Auf denen tourt der Doppelnockenwellen-Motor wieder kernig Richtung 6.000. Eine Senke, eine Kuppe, vier Kurven, eng, staubig. Der MX-5 saust durch, taucht dann auf den letzten Meter erneut in den Wald. Dann die Burg und der Blick auf den Fluss, der träge zum Rhein strömt. Wie die Hitze über der Motorhaube flirren auch die Gedanken, als die Konzentration abebbt.

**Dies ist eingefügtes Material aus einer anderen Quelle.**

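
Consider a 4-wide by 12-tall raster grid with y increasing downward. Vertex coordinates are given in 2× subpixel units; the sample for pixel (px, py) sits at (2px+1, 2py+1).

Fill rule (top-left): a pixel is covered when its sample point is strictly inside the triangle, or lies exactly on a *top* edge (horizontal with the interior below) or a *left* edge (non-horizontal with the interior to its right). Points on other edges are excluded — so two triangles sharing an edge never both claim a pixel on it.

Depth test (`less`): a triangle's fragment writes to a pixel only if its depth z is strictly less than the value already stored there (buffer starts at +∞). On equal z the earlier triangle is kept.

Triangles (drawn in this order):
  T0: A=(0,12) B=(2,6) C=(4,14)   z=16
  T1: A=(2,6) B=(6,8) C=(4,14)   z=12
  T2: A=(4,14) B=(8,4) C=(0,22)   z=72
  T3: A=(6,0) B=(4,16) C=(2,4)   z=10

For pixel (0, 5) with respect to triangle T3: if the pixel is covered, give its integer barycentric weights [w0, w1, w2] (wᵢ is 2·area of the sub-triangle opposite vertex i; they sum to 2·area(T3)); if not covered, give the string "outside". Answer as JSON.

T0:
  2·area = 28
  edge (0, 12)→(2, 6): d=(2,-6) top-left  bias=+0
  edge (2, 6)→(4, 14): d=(2,8) right/bottom  bias=-1
  edge (4, 14)→(0, 12): d=(-4,-2) top-left  bias=+0
    (1,1)@(3, 3): e=[0,-14,42] → ·  [on edge]
    (0,4)@(1, 9): e=[0,14,14] → █  [on edge]
    (1,4)@(3, 9): e=[12,-2,18] → ·
    (0,5)@(1, 11): e=[4,18,6] → █
    (1,5)@(3, 11): e=[16,2,10] → █
    (2,5)@(5, 11): e=[28,-14,14] → ·
    (0,6)@(1, 13): e=[8,22,-2] → ·
    (1,6)@(3, 13): e=[20,6,2] → █
    (2,6)@(5, 13): e=[32,-10,6] → ·
    (1,7)@(3, 15): e=[24,10,-6] → ·
  covered (4 px):
    · · · ·
    · · · ·
    · · · ·
    · · · ·
    █ · · ·
    █ █ · ·
    · █ · ·
    · · · ·
    · · · ·
    · · · ·
    · · · ·
    · · · ·
T1:
  2·area = 28
  edge (2, 6)→(6, 8): d=(4,2) right/bottom  bias=-1
  edge (6, 8)→(4, 14): d=(-2,6) right/bottom  bias=-1
  edge (4, 14)→(2, 6): d=(-2,-8) top-left  bias=+0
    (3,2)@(7, 5): e=[-14,0,42] → ·  [on edge]
    (1,3)@(3, 7): e=[2,20,6] → █
    (2,3)@(5, 7): e=[-2,8,22] → ·
    (1,4)@(3, 9): e=[10,16,2] → █
    (2,4)@(5, 9): e=[6,4,18] → █
    (3,4)@(7, 9): e=[2,-8,34] → ·
    (1,5)@(3, 11): e=[18,12,-2] → ·
    (2,5)@(5, 11): e=[14,0,14] → ·  [on edge]
    (1,8)@(3, 17): e=[42,0,-14] → ·  [on edge]
    (0,11)@(1, 23): e=[70,0,-42] → ·  [on edge]
  covered (3 px):
    · · · ·
    · · · ·
    · · · ·
    · █ · ·
    · █ █ ·
    · · · ·
    · · · ·
    · · · ·
    · · · ·
    · · · ·
    · · · ·
    · · · ·
T2:
  2·area = 8  (B↔C swapped to make it positive)
  edge (4, 14)→(0, 22): d=(-4,8) right/bottom  bias=-1
  edge (0, 22)→(8, 4): d=(8,-18) top-left  bias=+0
  edge (8, 4)→(4, 14): d=(-4,10) right/bottom  bias=-1
    (2,5)@(5, 11): e=[4,2,2] → █
    (3,5)@(7, 11): e=[-12,38,-18] → ·
    (2,6)@(5, 13): e=[-4,18,-6] → ·
  covered (1 px):
    · · · ·
    · · · ·
    · · · ·
    · · · ·
    · · · ·
    · · █ ·
    · · · ·
    · · · ·
    · · · ·
    · · · ·
    · · · ·
    · · · ·
T3:
  2·area = 56
  edge (6, 0)→(4, 16): d=(-2,16) right/bottom  bias=-1
  edge (4, 16)→(2, 4): d=(-2,-12) top-left  bias=+0
  edge (2, 4)→(6, 0): d=(4,-4) top-left  bias=+0
    (2,0)@(5, 1): e=[14,42,0] → █  [on edge]
    (3,0)@(7, 1): e=[-18,66,8] → ·
    (1,1)@(3, 3): e=[42,14,0] → █  [on edge]
    (3,1)@(7, 3): e=[-22,62,16] → ·
    (0,2)@(1, 5): e=[70,-14,0] → ·  [on edge]
    (1,2)@(3, 5): e=[38,10,8] → █
    (3,2)@(7, 5): e=[-26,58,24] → ·
    (1,3)@(3, 7): e=[34,6,16] → █
    (3,3)@(7, 7): e=[-30,54,32] → ·
    (1,4)@(3, 9): e=[30,2,24] → █
    (2,4)@(5, 9): e=[-2,26,32] → ·
    (1,5)@(3, 11): e=[26,-2,32] → ·
  covered (8 px):
    · · █ ·
    · █ █ ·
    · █ █ ·
    · █ █ ·
    · █ · ·
    · · · ·
    · · · ·
    · · · ·
    · · · ·
    · · · ·
    · · · ·
    · · · ·

Answer: "outside"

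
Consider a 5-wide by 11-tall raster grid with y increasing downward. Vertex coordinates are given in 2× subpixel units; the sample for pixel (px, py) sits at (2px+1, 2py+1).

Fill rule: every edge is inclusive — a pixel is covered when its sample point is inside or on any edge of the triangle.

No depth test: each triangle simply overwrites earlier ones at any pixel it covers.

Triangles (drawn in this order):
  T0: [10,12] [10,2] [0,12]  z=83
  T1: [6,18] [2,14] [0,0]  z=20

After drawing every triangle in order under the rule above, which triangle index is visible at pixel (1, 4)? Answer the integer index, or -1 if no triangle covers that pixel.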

Der MX-5 absorbiert dich komplett. Auf den letzten 25 Kilometern bin ich einfach nur gefahren, habe gelenkt, gekuppelt, geschaltet, Gas gegeben, gebremst, immer nur von einer Kurve zur nächsten gedacht. Was immer unter dem abgewetzten Begriff „Fahrspaß“ beschrieben wird, ist eigentlich nichts anderes als die Intensität des Fahr-Erlebnisses. Im Mazda MX-5 lässt es für nichts anderes Raum. Dass genau dies echte Sportwagen ausmacht, bedarf keiner Erwähnung.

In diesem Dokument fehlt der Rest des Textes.